Vespa Document Processing

Vespa document processing is a flexible framework that allows one to create reusable components (called document processors), that read and modify document operations, and compose chains of many such components to carry out the total processing needs of an application.

This has many use cases. The most common case is where a property has some input data that is to be stored in Vespa Storage, or indexed in Vespa Search, or both.

The input source, typically a crawler, a stream of incoming mail, data generated from user actions, or basically anything else, is able to split the input data into logical units, called documents. A feeder application will then send these documents into a document processing chain.

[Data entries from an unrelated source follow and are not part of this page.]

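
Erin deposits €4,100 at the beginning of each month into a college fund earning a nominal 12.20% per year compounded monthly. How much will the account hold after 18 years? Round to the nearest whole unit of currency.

With 12 periods per year: i = 0.0101667, n = 216.
Accumulation factor s(216|0.0101667) × (1+i) = 783.942358; FV = 4100 × 783.942358 = 3,214,163.6685
Payments are at the start of each period, so multiply by (1+i).

€3,214,164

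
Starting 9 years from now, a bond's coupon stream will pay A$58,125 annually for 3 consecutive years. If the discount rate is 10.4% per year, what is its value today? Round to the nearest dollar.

A$65,044

Value one period before first payment (t=8): 58125 × [1 − (1+0.104)^(−3)] / 0.104 = 58125 × 2.469443 = 143,536.3964
Discount back 8 years: 143,536.3964 × (1+0.104)^(−8) = 143,536.3964 × 0.453156 = 65,044.3311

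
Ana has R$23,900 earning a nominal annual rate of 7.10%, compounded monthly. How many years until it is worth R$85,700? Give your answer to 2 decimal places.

Periodic rate i = 0.071/12 = 0.00591667.
(1+i)^n = 85700/23900 = 3.58577, so n = ln 3.58577 / ln 1.00592 = 216.4645 months
= 216.4645/12 years

18.04 years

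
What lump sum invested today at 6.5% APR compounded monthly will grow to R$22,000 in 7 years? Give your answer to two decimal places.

R$13,975.00

With 12 periods per year: i = 0.00541667, n = 84.
Discount factor = (1+0.00541667)^(−84) = 0.635227; PV = 22,000 × 0.635227 = 13,975.0041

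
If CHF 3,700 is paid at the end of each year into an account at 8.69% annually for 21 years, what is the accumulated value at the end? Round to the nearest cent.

FV = 3700 × [(1+0.0869)^21 − 1] / 0.0869 = 3700 × 54.708314 = 202,420.7602

CHF 202,420.76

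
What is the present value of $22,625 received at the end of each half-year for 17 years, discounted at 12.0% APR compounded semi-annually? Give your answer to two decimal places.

With 2 periods per year: i = 0.06, n = 34.
PV = 22625 × [1 − (1+0.06)^(−34)] / 0.06 = 22625 × 14.368141 = 325,079.1934

$325,079.19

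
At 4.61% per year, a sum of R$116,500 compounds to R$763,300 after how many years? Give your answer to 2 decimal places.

(1+i)^n = 763300/116500 = 6.55193, so n = ln 6.55193 / ln 1.0461 = 41.7085 years

41.71 years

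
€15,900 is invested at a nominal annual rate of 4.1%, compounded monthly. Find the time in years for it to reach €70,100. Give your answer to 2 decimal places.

36.25 years

Periodic rate i = 0.041/12 = 0.00341667.
(1+i)^n = 70100/15900 = 4.40881, so n = ln 4.40881 / ln 1.00342 = 434.9668 months
= 434.9668/12 years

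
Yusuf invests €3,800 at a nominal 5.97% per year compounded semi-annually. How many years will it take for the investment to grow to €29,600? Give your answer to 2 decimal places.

34.90 years

Periodic rate i = 0.0597/2 = 0.02985.
n = ln(29600/3800) / ln(1+0.02985) = ln(7.78947) / 0.029413 = 69.7910 half-years
= 69.7910/2 years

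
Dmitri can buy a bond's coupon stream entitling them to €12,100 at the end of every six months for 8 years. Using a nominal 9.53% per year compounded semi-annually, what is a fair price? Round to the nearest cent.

€133,358.35

With 2 periods per year: i = 0.04765, n = 16.
Annuity factor a(16|0.04765) = 11.021352; PV = 12100 × 11.021352 = 133,358.3549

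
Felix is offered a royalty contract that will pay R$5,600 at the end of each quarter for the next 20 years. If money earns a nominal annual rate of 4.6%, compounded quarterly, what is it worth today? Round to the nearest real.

R$291,874

Periodic rate i = 0.046/4 = 0.0115; n = 20 × 4 = 80 periods.
Annuity factor a(80|0.0115) = 52.120288; PV = 5600 × 52.120288 = 291,873.6149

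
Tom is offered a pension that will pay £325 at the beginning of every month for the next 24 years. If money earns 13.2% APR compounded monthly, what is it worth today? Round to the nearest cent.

£28,591.34

i = 0.132/12 = 0.011 per month; n = 24·12 = 288.
Annuity factor a(288|0.011) × (1+i) = 87.973358; PV = 325 × 87.973358 = 28,591.3412
(Beginning-of-period payments → annuity-due factor ×(1+i).)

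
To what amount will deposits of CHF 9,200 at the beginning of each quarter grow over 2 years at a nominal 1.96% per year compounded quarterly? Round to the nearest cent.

CHF 75,241.57

With 4 periods per year: i = 0.0049, n = 8.
Accumulation factor s(8|0.0049) × (1+i) = 8.178432; FV = 9200 × 8.178432 = 75,241.5720
Payments are at the start of each period, so multiply by (1+i).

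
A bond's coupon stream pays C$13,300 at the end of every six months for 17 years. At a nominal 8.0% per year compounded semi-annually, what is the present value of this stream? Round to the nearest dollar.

Periodic rate i = 0.08/2 = 0.04; n = 17 × 2 = 34 periods.
PV = 13300 × [1 − (1+0.04)^(−34)] / 0.04 = 13300 × 18.411198 = 244,868.9302

C$244,869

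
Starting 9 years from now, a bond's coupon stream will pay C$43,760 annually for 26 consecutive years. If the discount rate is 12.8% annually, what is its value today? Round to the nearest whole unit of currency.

Value one period before first payment (t=8): 43760 × [1 − (1+0.128)^(−26)] / 0.128 = 43760 × 7.471501 = 326,952.8723
Discount back 8 years: 326,952.8723 × (1+0.128)^(−8) = 326,952.8723 × 0.381529 = 124,741.9015

C$124,742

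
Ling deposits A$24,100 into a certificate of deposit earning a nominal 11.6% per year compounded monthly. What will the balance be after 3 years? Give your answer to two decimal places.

A$34,074.20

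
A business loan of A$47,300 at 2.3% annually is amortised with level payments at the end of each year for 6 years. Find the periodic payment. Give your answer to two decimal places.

PMT = 47300 / ( [1 − (1+0.023)^(−6)] / 0.023 ) = 47300 / 5.545159 = 8,529.9634

A$8,529.96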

This chain is basically an ordered list of document processors, where each processor has one specific task. This can be anything - examples range from things like language detection, HTML removal and natural language processing to mail attachment processing, character set transcoding and image thumbnailing.

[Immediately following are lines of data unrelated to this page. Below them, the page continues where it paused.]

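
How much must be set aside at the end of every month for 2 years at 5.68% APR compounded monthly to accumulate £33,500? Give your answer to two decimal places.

With 12 periods per year: i = 0.00473333, n = 24.
PMT = 33500 / ( [(1+0.00473333)^24 − 1] / 0.00473333 ) = 33500 / 25.352895 = 1,321.3481

£1,321.35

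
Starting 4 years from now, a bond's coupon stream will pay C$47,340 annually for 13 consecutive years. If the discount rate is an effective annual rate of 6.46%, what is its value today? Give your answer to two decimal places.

C$338,185.11

Value one period before first payment (t=3): 47340 × [1 − (1+0.0646)^(−13)] / 0.0646 = 47340 × 8.619570 = 408,050.4585
PV₀ = 408,050.4585 / (1+0.0646)^3 = 408,050.4585 / 1.206589 = 338,185.1120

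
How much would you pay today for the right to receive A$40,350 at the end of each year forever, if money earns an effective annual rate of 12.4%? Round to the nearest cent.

A$325,403.23

PV = C/r = 40350/0.124 = 325,403.2258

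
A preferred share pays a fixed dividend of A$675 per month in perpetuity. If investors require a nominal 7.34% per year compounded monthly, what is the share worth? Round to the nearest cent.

Periodic rate i = 0.0734/12 = 0.00611667.
PV = C/r = 675/0.00611667 = 110,354.2234

A$110,354.22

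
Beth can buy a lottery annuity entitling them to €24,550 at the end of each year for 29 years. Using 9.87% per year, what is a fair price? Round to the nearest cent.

€232,506.48

Annuity factor a(29|0.0987) = 9.470732; PV = 24550 × 9.470732 = 232,506.4800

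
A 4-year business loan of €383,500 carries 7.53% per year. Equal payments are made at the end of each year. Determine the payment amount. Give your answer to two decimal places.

PMT = 383500 / ( [1 − (1+0.0753)^(−4)] / 0.0753 ) = 383500 / 3.347075 = 114,577.6490

€114,577.65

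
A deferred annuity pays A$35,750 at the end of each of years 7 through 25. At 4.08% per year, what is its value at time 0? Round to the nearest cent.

A$366,877.42

PV at t=6 (ordinary 19-year annuity): 35750 × a(19|0.0408) = 35750 × 13.045137 = 466,363.6406
PV₀ = 466,363.6406 / (1+0.0408)^6 = 466,363.6406 / 1.271170 = 366,877.4194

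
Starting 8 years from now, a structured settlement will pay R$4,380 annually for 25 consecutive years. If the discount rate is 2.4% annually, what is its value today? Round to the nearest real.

R$69,143

PV at t=7 (ordinary 25-year annuity): 4380 × a(25|0.024) = 4380 × 18.636884 = 81,629.5513
PV₀ = 81,629.5513 / (1+0.024)^7 = 81,629.5513 / 1.180592 = 69,142.9194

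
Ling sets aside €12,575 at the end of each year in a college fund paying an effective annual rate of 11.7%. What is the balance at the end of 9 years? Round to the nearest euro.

€183,460

FV = PMT · [(1+i)^n − 1] / i = 12575 · 14.589227 = 183,459.5290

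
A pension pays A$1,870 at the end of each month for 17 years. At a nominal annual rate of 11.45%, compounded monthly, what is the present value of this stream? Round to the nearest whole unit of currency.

A$167,742

i = 0.1145/12 = 0.00954167 per month; n = 17·12 = 204.
PV = PMT · [1 − (1+i)^(−n)] / i = 1870 · 89.701679 = 167,742.1403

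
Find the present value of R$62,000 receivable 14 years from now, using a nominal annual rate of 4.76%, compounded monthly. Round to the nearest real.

R$31,882

With 12 periods per year: i = 0.00396667, n = 168.
PV = FV·(1+i)^(−n) = 62,000 × 0.514231 = 31,882.3509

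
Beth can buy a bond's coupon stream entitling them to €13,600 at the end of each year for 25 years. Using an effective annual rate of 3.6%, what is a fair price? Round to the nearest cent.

€221,735.41

Annuity factor a(25|0.036) = 16.304075; PV = 13600 × 16.304075 = 221,735.4133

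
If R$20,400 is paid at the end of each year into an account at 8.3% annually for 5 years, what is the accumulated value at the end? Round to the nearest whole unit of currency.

R$120,397

Accumulation factor s(5|0.083) = 5.901796; FV = 20400 × 5.901796 = 120,396.6464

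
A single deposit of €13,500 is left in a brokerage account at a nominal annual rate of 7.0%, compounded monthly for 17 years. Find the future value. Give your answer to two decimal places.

Periodic rate i = 0.07/12 = 0.00583333; n = 17 × 12 = 204 periods.
FV = 13,500 × (1 + 0.00583333)^204 = 44,222.4373

€44,222.44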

At the end of the processing chain, extracted data will typically be set in some fields in the document, which will continue into Vespa Search or Vespa Storage.

Read more on developing document processors. More details can be found in the javadoc.

Design goals

The framework is designed to meet these goals:

  • Developer friendliness. It must be so simple to write a simple processor that anybody can do it. This is a complete processor:
    import com.yahoo.document.*;
    import com.yahoo.docproc.*;
    
    public class ExampleDocumentProcessor extends DocumentProcessor {
    
        public Progress process(Processing processing) {
            for (DocumentOperation op : processing.getDocumentOperations()) {
                if (op instanceof DocumentPut) {
                    Document document = ((DocumentPut) op).getDocument();
                    //TODO do something to 'document' here
                } else if (op instanceof DocumentUpdate) {
                    DocumentUpdate update = (DocumentUpdate) op;
                    //TODO do something to 'update' here
                } else if (op instanceof DocumentRemove) {
                    DocumentRemove remove = (DocumentRemove) op;
                    //TODO do something to 'remove' here
                }
            }
            return Progress.DONE;
        }
    }
    
  • Gradual learning. More advanced concepts needed for processing multiple documents or document updates, making control decisions and so on builds on, and extends naturally the basic concepts learned when doing simple processing.
  • Scaling. The framework must allow cheap scaling by document size, document count and document processing clock time. The document processing framework uses a completely asynchronous architecture to allow scaling in several of these dimensions at the same time.
  • Simplicity. The core framework consists of less than ten classes totaling less than thousand lines of source. It has one dependency - to a minimal document model (a few more classes) modelling documents as a named map of fields.
  • Embedding. The framework does not make any assumptions about the context in which it will run. It can be embedded in another application which handles the thread management, configuration and so on.
  • Vespa integration. The framework may also run as a Vespa service. Configuration through Vespa, logging to Vespa and remote capabilities are handled by optional add-on packages.
  • Plugin support. Document processors developed by applications can be deployed and un-deployed in the framework, run without compromising the framework instance even if they contain errors, and be binary compatible across different versions of the framework. This is handled by developing the framework in Java and loading the document processors as OSGi components.

Core Features

The framework core supports asynchronous processing, processing one or multiple documents or document updates at the same time, document processors that makes dynamic decisions about the processing flow and passing of information between processors outside the document or document update:

  • One or more named Docproc Services may be created. One of the services is the default.
  • A service accepts subclasses of DocumentOperation for processing, which currently means DocumentPuts, DocumentUpdates and DocumentRemoves. It has a Call Stack which lists the calls to make to various Document Processors to process each DocumentOperation handed to the service.
  • Call Stacks consist of Calls, which refer to the Document Processor instance to call.
  • DocumentPuts and document updates are processed asynchronously, the state is kept in a Processing for its duration (instead of in a thread or process). A Document Processor may make some asynchronous calls (typically to remote services) and return to the framework that it should be called again later for the same Processing to handle the outcome of the calls.
  • A processing contains its own copy of the Call Stack of the Docproc Service to keep track of what to call next. Document Processors may modify this Call Stack to dynamically decide the processing steps required to process a DocumentOperation.
  • A Processing may contain one or more DocumentOperations to be processed as a unit.
  • A Processing has a context, which is a Map of named values which can be used to pass arguments between processors.
  • Processings are prepared to be stored to disk to allow a very high number of ongoing long-term processings per node.
Document processing core class diagram
Document processing core class diagram

Additional Features

Outside the common core, there are optional packages which provides the following:

  • Configuration using Vespa Configuration. Docproc Services with Call Stacks can be configured from file or a configuration server using the Vespa Configuration System. Document processors may also easily get own sub Call Stacks configured using the configuration system.